After turning in a breakout third season as a member of the Phoenix Suns, Bridges has just agreed to a four-year, $90 million contract extension that will keep him in the desert through the 2025-26 NBA season.
For Bridges, this is a really good contract at a very good number.
After somewhat platooning during his second season with the Suns, Bridges took his game up a notch starting alongside players like Devin Booker and Chris Paul, averaging 13.5 points and 4.3 rebounds in 32.6 minutes of action a night, while playing some excellent D and knocking down 42.5 percent of his 3s.
Needless to say, there isn’t a team in the NBA who couldn’t use Mikal Bridges on their roster, as he’s rapidly becoming the poster boy for a modern-day 3-and-D NBA wing… including the Philadelphia 76ers, who initially drafted Bridges 10th overall only to trade him away to the Phoenix Suns for Zhaire Smith and Miami’s 2021 first-round pick.
*sigh* Here we go again.
The Philadelphia 76ers will never get over trading Mikal Bridges.
When the Philadelphia 76ers drafted Mikal Bridges 10th overall in the 2018 NBA Draft, it felt too good to be true.
After turning in a very promising 2017-18 campaign highlighted by their first winning record since the lockout-shortened season in 2011-12, the Sixers secured the services of a young, ascending wing with deep ties to the Delaware Valley and a very impressive collegiate career.
Would he start at shooting guard next to Ben Simmons and Robert Covington? Or would the team kick RoCo to the four and use Dario Saric as a sixth man? Either way, this was a very good problem to have, especially since the thought of Jimmy Butler in a red, white, and blue uniform was still unfathomable.
Heck, one could make the argument that had the team still made the Butler trade, they wouldn’t have needed to then trade for Tobias Harris, as Bridges could have taken up that fifth starting spot that Wilson Chandler never quite ran away with. Considering Harris’ shooting woes during his initial run with the team, it certainly wouldn’t have been the worst thing to keep Landry Shamet and instead swapped out Chandler plus picks for a better-fitting piece alongside Bridges and company.
*sigh* but you know what they say about things that feel a bit too good to be true, right? They usually are.
Like 15 minutes after Bridges was announced as a member of the Sixers, interim GM Brett Brown rained on the City of Brotherly Love’s Mummers Parade – a tradition Bridges knows very well – and traded the Villanova great to Phoenix for the 16th overall pick in the 2021 NBA Draft and Miami’s unprotected first-round pick in 2021, a pick that eventually landed at 18th overall and was used by the OKC Thunder to select Tre Mann.

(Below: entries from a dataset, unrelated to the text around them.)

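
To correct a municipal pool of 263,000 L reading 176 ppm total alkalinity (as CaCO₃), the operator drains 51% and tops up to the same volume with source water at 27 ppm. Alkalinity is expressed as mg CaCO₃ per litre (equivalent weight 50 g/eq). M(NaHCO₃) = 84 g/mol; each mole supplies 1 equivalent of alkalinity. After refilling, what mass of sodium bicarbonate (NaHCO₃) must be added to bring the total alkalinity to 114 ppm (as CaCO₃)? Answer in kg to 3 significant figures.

6.18 kg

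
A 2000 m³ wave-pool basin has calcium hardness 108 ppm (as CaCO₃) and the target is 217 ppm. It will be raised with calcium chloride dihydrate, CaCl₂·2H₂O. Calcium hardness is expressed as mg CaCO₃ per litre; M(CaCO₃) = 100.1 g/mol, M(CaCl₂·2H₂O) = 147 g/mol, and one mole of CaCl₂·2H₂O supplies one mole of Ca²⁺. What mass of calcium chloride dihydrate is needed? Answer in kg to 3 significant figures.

320 kg

Volume: 2000 m³ = 2,000,000 L.
Hardness to add: (217 − 108) = 109 mg/L as CaCO₃ × 2,000,000 L = 218,000 g as CaCO₃.
Moles of Ca²⁺ (1 mol Ca²⁺ ≡ 1 mol CaCO₃): 218,000 / 100.1 g/mol = 2178 mol.
Mass of CaCl₂·2H₂O: 2178 × 147 = 320,100 g.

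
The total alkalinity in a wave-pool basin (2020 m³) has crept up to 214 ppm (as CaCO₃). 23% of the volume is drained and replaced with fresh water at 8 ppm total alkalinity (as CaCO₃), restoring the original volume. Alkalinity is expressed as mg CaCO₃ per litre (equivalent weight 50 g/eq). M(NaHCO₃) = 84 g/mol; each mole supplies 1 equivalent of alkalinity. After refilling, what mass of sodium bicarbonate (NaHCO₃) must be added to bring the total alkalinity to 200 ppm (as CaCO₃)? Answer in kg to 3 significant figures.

113 kg

Volume: 2020 m³ = 2,020,000 L.
After draining 23% and refilling: 214 × 0.77 + 8 × 0.23 = 166.62 ppm.
Deficit to target: 200 − 166.62 = 33.38 mg/L.
As CaCO₃: 33.38 mg/L × 2,020,000 L = 67,430 g; ÷ 50 g/eq ÷ 1 = 1349 mol NaHCO₃.
Mass: 1349 × 84 = 113,300 g.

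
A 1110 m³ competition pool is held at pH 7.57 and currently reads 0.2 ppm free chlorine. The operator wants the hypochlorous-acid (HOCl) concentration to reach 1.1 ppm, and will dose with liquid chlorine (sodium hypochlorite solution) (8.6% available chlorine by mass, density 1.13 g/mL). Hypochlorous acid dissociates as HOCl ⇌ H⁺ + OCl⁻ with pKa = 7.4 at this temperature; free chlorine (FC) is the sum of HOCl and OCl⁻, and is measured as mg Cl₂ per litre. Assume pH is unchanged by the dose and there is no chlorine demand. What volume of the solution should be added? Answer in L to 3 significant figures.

28.9 L

Volume: 1110 m³ = 1,110,000 L.
[OCl⁻]/[HOCl] = 10^(pH − pKa) = 10^(7.57 − 7.4) = 1.479; fraction as HOCl = 1/(1 + 1.479) = 0.4034.
Free chlorine required for 1.1 ppm HOCl: 1.1 / 0.4034 = 2.727 ppm.
FC to add: 2.727 − 0.2 = 2.527 mg/L as Cl₂.
Cl₂ equivalent: 2.527 mg/L × 1,110,000 L = 2805 g.
Product at 8.6% available Cl: 2805 / 0.086 = 32,620 g.
Volume: 32,620 g ÷ 1.13 g/mL = 28,860 mL.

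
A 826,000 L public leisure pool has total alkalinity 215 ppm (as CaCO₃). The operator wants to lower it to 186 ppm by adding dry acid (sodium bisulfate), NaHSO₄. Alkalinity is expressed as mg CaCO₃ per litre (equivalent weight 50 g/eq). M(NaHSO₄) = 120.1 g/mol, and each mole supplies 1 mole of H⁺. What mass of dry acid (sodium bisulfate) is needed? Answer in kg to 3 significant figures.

57.5 kg

Alkalinity to neutralize: (215 − 186) = 29 mg/L as CaCO₃ × 826,000 L = 23,950 g as CaCO₃.
Equivalents of H⁺ required: 23,950 ÷ 50 g/eq = 479.1 eq = 479.1 mol NaHSO₄.
Mass of NaHSO₄: 479.1 × 120.1 = 57,540 g.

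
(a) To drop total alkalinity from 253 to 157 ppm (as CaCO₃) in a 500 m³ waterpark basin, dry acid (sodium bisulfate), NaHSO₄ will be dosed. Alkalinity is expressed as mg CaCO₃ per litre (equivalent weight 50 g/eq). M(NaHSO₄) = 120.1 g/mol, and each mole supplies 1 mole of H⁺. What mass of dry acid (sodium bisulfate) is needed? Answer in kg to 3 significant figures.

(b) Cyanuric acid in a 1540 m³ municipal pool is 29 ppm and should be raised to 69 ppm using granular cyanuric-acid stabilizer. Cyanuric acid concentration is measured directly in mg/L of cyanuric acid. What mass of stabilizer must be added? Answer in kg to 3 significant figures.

(a) 115 kg; (b) 61.6 kg

(a) Volume: 500 m³ = 500,000 L.
(a) Alkalinity to neutralize: (253 − 157) = 96 mg/L as CaCO₃ × 500,000 L = 48,000 g as CaCO₃.
(a) Equivalents of H⁺ required: 48,000 ÷ 50 g/eq = 960 eq = 960 mol NaHSO₄.
(a) Mass of NaHSO₄: 960 × 120.1 = 115,300 g.

(b) Volume: 1540 m³ = 1,540,000 L.
(b) CYA to add: (69 − 29) = 40 mg/L × 1,540,000 L = 61,600 g cyanuric acid.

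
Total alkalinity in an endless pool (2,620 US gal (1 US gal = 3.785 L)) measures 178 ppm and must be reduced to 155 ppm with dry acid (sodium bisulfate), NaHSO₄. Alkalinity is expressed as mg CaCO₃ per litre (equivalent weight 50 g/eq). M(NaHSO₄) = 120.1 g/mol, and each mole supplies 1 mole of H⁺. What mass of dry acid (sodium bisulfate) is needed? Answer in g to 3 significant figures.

548 g

Volume: 2,620 US gal × 3.785 L/gal = 9,917 L.
Alkalinity to neutralize: (178 − 155) = 23 mg/L as CaCO₃ × 9,917 L = 228.1 g as CaCO₃.
Equivalents of H⁺ required: 228.1 ÷ 50 g/eq = 4.562 eq = 4.562 mol NaHSO₄.
Mass of NaHSO₄: 4.562 × 120.1 = 547.9 g.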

And the rest, as they say, is history. Bridges balled out, Smith never quite looked comfortable at the NBA level, especially after his sesame seed allergic reaction, and the Sixers ultimately traded the pick they acquired from Phoenix along with Chandler, Shamet, Mike Muscala, their 2020 first-round pick (used on Saddiq Bey), and a pair of second-round picks to procure Harris, Boban Marjanovic, and Mike Scott from a Los Angeles Clippers team then-helmed by Doc Rivers.

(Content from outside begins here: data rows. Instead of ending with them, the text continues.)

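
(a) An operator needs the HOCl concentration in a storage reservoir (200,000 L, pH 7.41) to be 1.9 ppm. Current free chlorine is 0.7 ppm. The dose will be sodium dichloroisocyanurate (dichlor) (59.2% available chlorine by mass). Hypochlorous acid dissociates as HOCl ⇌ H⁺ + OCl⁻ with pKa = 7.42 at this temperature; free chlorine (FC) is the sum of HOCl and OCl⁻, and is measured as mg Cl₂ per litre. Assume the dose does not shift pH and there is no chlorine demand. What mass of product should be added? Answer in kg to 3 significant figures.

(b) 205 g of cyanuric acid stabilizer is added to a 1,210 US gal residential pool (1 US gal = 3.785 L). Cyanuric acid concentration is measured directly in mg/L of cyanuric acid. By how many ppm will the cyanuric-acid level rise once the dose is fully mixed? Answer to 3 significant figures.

(a) [OCl⁻]/[HOCl] = 10^(pH − pKa) = 10^(7.41 − 7.42) = 0.9772; fraction as HOCl = 1/(1 + 0.9772) = 0.5058.
(a) Free chlorine required for 1.9 ppm HOCl: 1.9 / 0.5058 = 3.757 ppm.
(a) FC to add: 3.757 − 0.7 = 3.057 mg/L as Cl₂.
(a) Cl₂ equivalent: 3.057 mg/L × 200,000 L = 611.4 g.
(a) Product at 59.2% available Cl: 611.4 / 0.592 = 1033 g.

(b) Volume: 1,210 US gal × 3.785 L/gal = 4,580 L.
(b) Rise: 205 g / 4,580 L × 1000 = 44.76 mg/L.

(a) 1.03 kg; (b) 44.8 ppm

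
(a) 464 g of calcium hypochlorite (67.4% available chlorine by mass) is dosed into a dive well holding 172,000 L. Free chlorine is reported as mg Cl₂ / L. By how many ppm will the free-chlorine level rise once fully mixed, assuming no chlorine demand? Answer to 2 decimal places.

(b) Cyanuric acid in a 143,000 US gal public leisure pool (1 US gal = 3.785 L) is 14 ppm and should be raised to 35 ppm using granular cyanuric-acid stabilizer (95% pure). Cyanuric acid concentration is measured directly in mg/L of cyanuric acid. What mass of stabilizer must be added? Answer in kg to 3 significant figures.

(a) 1.82 ppm; (b) 12.0 kg

(a) Available chlorine delivered: 464 g × 0.674 = 312.7 g as Cl₂.
(a) Concentration rise: 312.7 g / 172,000 L = 1.818 mg/L = 1.82 ppm.

(b) Volume: 143,000 US gal × 3.785 L/gal = 541,255 L.
(b) CYA to add: (35 − 14) = 21 mg/L × 541,255 L = 11,370 g cyanuric acid.
(b) At 95% purity: 11,370 / 0.95 = 11,960 g product.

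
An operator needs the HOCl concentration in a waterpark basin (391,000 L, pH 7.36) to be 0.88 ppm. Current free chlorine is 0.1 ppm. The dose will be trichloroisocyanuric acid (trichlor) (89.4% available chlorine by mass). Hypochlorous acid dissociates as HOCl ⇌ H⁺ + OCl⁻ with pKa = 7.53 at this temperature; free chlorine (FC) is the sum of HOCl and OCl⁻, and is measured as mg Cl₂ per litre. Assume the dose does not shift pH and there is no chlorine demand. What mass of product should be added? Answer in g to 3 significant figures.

[OCl⁻]/[HOCl] = 10^(pH − pKa) = 10^(7.36 − 7.53) = 0.6761; fraction as HOCl = 1/(1 + 0.6761) = 0.5966.
Free chlorine required for 0.88 ppm HOCl: 0.88 / 0.5966 = 1.475 ppm.
FC to add: 1.475 − 0.1 = 1.375 mg/L as Cl₂.
Cl₂ equivalent: 1.375 mg/L × 391,000 L = 537.6 g.
Product at 89.4% available Cl: 537.6 / 0.894 = 601.3 g.

601 g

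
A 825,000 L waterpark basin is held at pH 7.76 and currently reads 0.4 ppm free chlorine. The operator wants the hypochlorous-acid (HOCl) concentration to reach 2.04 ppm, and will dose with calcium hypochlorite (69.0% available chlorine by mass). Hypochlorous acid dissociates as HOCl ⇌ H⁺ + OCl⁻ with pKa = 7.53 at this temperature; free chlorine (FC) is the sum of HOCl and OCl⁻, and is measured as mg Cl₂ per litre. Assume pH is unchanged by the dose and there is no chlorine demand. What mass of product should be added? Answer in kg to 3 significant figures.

6.10 kg

[OCl⁻]/[HOCl] = 10^(pH − pKa) = 10^(7.76 − 7.53) = 1.698; fraction as HOCl = 1/(1 + 1.698) = 0.3706.
Free chlorine required for 2.04 ppm HOCl: 2.04 / 0.3706 = 5.504 ppm.
FC to add: 5.504 − 0.4 = 5.104 mg/L as Cl₂.
Cl₂ equivalent: 5.104 mg/L × 825,000 L = 4211 g.
Product at 69.0% available Cl: 4211 / 0.69 = 6103 g.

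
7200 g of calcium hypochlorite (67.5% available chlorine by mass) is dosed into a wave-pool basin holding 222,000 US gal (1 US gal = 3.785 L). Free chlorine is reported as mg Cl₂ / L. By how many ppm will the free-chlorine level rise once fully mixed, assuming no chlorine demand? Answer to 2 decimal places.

Volume: 222,000 US gal × 3.785 L/gal = 840,270 L.
Available chlorine delivered: 7200 g × 0.675 = 4860 g as Cl₂.
Concentration rise: 4860 g / 840,270 L = 5.784 mg/L = 5.78 ppm.

5.78 ppm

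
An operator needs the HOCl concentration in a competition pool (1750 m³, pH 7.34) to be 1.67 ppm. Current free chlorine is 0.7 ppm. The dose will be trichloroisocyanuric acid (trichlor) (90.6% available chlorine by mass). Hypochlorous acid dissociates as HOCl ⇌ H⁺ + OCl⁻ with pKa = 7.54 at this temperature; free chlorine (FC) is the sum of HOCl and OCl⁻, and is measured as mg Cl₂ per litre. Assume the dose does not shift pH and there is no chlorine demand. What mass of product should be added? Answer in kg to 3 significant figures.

Volume: 1750 m³ = 1,750,000 L.
[OCl⁻]/[HOCl] = 10^(pH − pKa) = 10^(7.34 − 7.54) = 0.631; fraction as HOCl = 1/(1 + 0.631) = 0.6131.
Free chlorine required for 1.67 ppm HOCl: 1.67 / 0.6131 = 2.724 ppm.
FC to add: 2.724 − 0.7 = 2.024 mg/L as Cl₂.
Cl₂ equivalent: 2.024 mg/L × 1,750,000 L = 3541 g.
Product at 90.6% available Cl: 3541 / 0.906 = 3909 g.

3.91 kg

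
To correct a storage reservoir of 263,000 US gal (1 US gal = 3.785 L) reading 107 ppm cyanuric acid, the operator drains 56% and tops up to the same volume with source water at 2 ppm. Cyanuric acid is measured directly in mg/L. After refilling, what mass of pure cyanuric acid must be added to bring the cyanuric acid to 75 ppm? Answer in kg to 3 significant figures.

26.7 kg

Volume: 263,000 US gal × 3.785 L/gal = 995,455 L.
After draining 56% and refilling: 107 × 0.44 + 2 × 0.56 = 48.2 ppm.
Deficit to target: 75 − 48.2 = 26.8 mg/L.
Mass: 26.8 mg/L × 995,455 L = 26,680 g cyanuric acid.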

I don’t want to put too much of that on Smith, as he didn’t ask to be drafted by a 50-plus win team or to almost die in their sted, but why on earth did said 50-win team think drafting a developmental shooting guard who played power forward in college was a good idea? Sure, their depth was decent enough heading into the 2018-19 NBA season, but Bridges was, is, and will forever be three years older than Smith and was far more ready to contribute to a professional team right out of the gate as a rookie, as the two players’ respective stat lines wholeheartedly proves.

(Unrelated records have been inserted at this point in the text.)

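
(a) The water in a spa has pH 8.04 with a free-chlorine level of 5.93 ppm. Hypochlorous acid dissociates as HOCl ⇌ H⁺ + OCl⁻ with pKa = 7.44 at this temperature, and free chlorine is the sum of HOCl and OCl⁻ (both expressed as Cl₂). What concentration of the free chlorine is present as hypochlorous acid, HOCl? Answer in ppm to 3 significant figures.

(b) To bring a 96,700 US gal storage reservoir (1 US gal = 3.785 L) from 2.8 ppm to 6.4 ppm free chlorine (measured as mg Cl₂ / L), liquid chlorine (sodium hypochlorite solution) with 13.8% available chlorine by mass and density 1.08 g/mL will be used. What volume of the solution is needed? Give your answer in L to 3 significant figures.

(a) 1.19 ppm; (b) 8.84 L

(a) [OCl⁻]/[HOCl] = 10^(pH − pKa) = 10^(8.04 − 7.44) = 10^0.60 = 3.981.
(a) Fraction as HOCl = 1 / (1 + 3.981) = 0.2008.
(a) HOCl = 0.2008 × 5.93 ppm = 1.191 ppm.

(b) Volume: 96,700 US gal × 3.785 L/gal = 366,010 L.
(b) Chlorine deficit: 6.4 − 2.8 = 3.6 ppm = 3.6 mg/L as Cl₂.
(b) Cl₂ equivalent needed: 3.6 mg/L × 366,010 L = 1,318,000 mg = 1318 g.
(b) Product at 13.8% available chlorine: 1318 / 0.138 = 9548 g.
(b) Volume at density 1.08 g/mL: 9548 g ÷ 1.08 g/mL = 8841 mL.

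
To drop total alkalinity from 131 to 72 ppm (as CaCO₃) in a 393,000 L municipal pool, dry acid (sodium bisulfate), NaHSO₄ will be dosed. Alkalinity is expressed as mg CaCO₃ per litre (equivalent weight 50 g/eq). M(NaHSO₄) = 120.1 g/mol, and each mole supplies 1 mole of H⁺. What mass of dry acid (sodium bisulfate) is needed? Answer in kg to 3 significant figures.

55.7 kg

Alkalinity to neutralize: (131 − 72) = 59 mg/L as CaCO₃ × 393,000 L = 23,190 g as CaCO₃.
Equivalents of H⁺ required: 23,190 ÷ 50 g/eq = 463.7 eq = 463.7 mol NaHSO₄.
Mass of NaHSO₄: 463.7 × 120.1 = 55,700 g.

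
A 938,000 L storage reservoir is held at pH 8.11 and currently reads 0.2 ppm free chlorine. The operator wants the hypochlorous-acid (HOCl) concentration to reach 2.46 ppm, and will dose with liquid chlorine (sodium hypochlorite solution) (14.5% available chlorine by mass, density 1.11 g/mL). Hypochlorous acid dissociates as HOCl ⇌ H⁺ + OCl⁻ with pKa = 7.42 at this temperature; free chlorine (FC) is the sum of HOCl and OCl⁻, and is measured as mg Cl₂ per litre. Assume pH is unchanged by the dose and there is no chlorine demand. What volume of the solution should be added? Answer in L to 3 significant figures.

83.4 L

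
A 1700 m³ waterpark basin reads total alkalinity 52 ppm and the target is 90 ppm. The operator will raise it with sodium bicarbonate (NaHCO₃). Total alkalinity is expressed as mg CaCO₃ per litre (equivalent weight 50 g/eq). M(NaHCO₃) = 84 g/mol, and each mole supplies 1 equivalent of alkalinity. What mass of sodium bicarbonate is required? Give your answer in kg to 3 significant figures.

109 kg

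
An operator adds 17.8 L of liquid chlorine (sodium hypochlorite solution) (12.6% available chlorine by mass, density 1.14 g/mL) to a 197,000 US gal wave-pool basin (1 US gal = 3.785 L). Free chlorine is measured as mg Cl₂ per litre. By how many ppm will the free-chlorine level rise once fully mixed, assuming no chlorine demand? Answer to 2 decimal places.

3.43 ppm

Volume: 197,000 US gal × 3.785 L/gal = 745,645 L.
Mass of solution: 17.8 L × 1000 mL/L × 1.14 g/mL = 20,290 g.
Available chlorine delivered: 20,290 g × 0.126 = 2557 g as Cl₂.
Concentration rise: 2557 g / 745,645 L = 3.429 mg/L = 3.43 ppm.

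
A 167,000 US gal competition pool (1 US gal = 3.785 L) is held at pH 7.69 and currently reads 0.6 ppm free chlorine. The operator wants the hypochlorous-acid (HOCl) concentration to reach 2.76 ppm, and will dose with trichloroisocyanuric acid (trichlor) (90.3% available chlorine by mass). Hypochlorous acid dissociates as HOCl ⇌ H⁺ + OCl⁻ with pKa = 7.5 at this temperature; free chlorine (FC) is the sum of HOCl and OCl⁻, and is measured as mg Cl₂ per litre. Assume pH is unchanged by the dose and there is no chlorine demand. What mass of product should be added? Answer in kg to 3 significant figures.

Volume: 167,000 US gal × 3.785 L/gal = 632,095 L.
[OCl⁻]/[HOCl] = 10^(pH − pKa) = 10^(7.69 − 7.5) = 1.549; fraction as HOCl = 1/(1 + 1.549) = 0.3923.
Free chlorine required for 2.76 ppm HOCl: 2.76 / 0.3923 = 7.035 ppm.
FC to add: 7.035 − 0.6 = 6.435 mg/L as Cl₂.
Cl₂ equivalent: 6.435 mg/L × 632,095 L = 4067 g.
Product at 90.3% available Cl: 4067 / 0.903 = 4504 g.

4.50 kg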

Now, had Smith developed into the next Kawhi Leonard – albeit a very short Kawhi Leonard – would the Sixers have been kicking themselves for letting him pass by? Maybe so. Who knows, had the Suns not drafted him, perhaps he’d have fallen into the 20s, and Brett Brown could have clawed his way back into the first round to still secure his services, but to bet on projection when you already have a win-now team feels like a pretty big oversight, especially when the GM who made the deal is the guy tasked with coaching said team.
Sidebar: I know this might be premature, but I had similar feelings when the Sixers drafted Jaden Spring 28th overall despite more experienced/win-now players still being on the board. I hope I’m proven wrong, but right now, I don’t see how that one helps in 2021-22.
To put it as plainly as possible, Brett Brown got got. The Phoenix Suns saw an easy mark with no real front office experience and nabbed their guy off the promise of a young athletic guard and the hope that the 2021 NBA Draft would both feature a bad Miami Heat team and high schoolers. Instead, the Philadelphia 76ers got a guard who played 111 minutes as a rookie, no help with their backcourt defensive problems and a pick they flipped a few months later alongside one of their better young contributors for Tobias Harris. All in all, not great.